Based on the findings, the authors of the study concluded that the observed heterogeneous morphology of the subcutaneous tissue is due to oedema. However, there are no publications addressing this topic, either based on HF-US or other skin imaging tools. The ultrasound features of tissue oedema include a “cobblestone/pavement” pattern, which corresponds to the phenomenon observed by the authors (Fig. 5). Based on the study findings, it can be concluded that subcutaneous tissue oedema is a physiological phenomenon occurring after birth, as it was found in all newborns in all skin sites examined. Variability observed in the degree of oedema between newborns and body sites, as well as its underlying causes, require more in-depth studies.

Another point of note is that subepidermal loss echogenicity band (SLEB) was not observed in any body sites examined in the newborns during the first 24 hours of life.
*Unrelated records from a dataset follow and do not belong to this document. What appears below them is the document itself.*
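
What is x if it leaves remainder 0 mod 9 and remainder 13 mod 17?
81

Using Chinese Remainder Theorem:
M = 9 × 17 = 153
M1 = 17, M2 = 9
y1 = 17^(-1) mod 9 = 8
y2 = 9^(-1) mod 17 = 2
x = (0×17×8 + 13×9×2) mod 153 = 81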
SLEB has been reported by other authors, both in adults and in cases involving skin pathologies, such as atopic dermatitis⁽²⁾. This corroborates to some extent the assumption that SLEB is an effect of external factors acting on the skin, e.g. ultraviolet radiation, skin aging or skin damage by pathogenic factors^(9,10).

High-frequency ultrasound imaging may become a useful method for skin assessment in newborns, complementing existing diagnostic techniques for monitoring pathologically altered skin. Technologically advanced, precise ultrasound probes designed for skin imaging enable the dissemination of the technique and its applications in clinical practice. It is necessary to develop uniform standards for the imaging of healthy skin, particularly in newborns and infants, so that HF-US can be used for the assessment of skin pathologies.